Toan Ki terkejut. Mengertilah dia bahwa tentu empat ini malam tadi ikut mengepung dan mereka mendengar penitipan pusaka itu oleh Swat Hong, maka mereka lalu diam-diam mengejar sampai di hutan ini.
"Hem, saudara-saudara. Kalau kalian tahu bahwa ini adalah pusaka tentu kalian tahu pula bahwa ini bukanlah milikku, dan aku hanya dititipi saja dan tidak berhak membagi-bagikan kepada siapa pun juga."

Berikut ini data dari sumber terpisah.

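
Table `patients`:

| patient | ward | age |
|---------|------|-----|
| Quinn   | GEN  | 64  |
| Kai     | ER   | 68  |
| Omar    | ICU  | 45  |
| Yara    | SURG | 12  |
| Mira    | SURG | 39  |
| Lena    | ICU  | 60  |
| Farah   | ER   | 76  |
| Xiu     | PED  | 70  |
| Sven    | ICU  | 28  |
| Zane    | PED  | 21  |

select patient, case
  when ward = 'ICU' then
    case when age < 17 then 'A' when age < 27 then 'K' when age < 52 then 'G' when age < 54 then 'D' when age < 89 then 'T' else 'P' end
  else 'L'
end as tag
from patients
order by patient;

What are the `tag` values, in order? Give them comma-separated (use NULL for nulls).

patient=Farah: ward='ER' → outer ELSE → L
patient=Kai: ward='ER' → outer ELSE → L
patient=Lena: ward='ICU' → inner[age < 89] → T
patient=Mira: ward='SURG' → outer ELSE → L
patient=Omar: ward='ICU' → inner[age < 52] → G
patient=Quinn: ward='GEN' → outer ELSE → L
patient=Sven: ward='ICU' → inner[age < 52] → G
patient=Xiu: ward='PED' → outer ELSE → L
patient=Yara: ward='SURG' → outer ELSE → L
patient=Zane: ward='PED' → outer ELSE → L

L, L, T, L, G, L, G, L, L, L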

“Ha-ha-ha! Lagaknya! Siapa mau percaya omonganmu? Pusaka-pusaka dari Pulau Es yang hanya dikenal di dunia kang-ouw sebagai dalam dongeng telah berada di tangan kalian dan kalian benar-benar tidak menghendakinya? Bohong!" kata Thio Sek Bi sambil tertawa mengejek.

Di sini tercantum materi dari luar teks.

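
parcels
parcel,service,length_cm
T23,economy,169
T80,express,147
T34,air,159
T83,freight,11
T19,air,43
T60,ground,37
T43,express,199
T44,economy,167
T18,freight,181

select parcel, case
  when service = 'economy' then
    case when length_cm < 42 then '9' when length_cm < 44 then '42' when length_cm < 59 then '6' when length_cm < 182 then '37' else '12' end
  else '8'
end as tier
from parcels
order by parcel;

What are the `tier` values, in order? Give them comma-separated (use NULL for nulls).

8, 8, 37, 8, 8, 37, 8, 8, 8

parcel=T18: service='freight' → outer ELSE → 8
parcel=T19: service='air' → outer ELSE → 8
parcel=T23: service='economy' → inner[length_cm < 182] → 37
parcel=T34: service='air' → outer ELSE → 8
parcel=T43: service='express' → outer ELSE → 8
parcel=T44: service='economy' → inner[length_cm < 182] → 37
parcel=T60: service='ground' → outer ELSE → 8
parcel=T80: service='express' → outer ELSE → 8
parcel=T83: service='freight' → outer ELSE → 8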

“Bohong atau tidak, apa yang dikatakan oleh Ki-koko adalah tepat! Kami tidak akan membagi pusaka kepada kalian atau siapa pun juga. Habis kalian mau apa?!" Bu Swi Nio membentak sambil mencabut pedangnya.
"Ha-ha, wah lagaknya! Kalau begitu, pusaka itu akan kami rampas dan kalian berdua, mati atau hidup, akan kami seret kembali ke kota raja!" kata Thio Sek Bi sambil memutar toyanya, diikuti oleh tiga orang kawannya.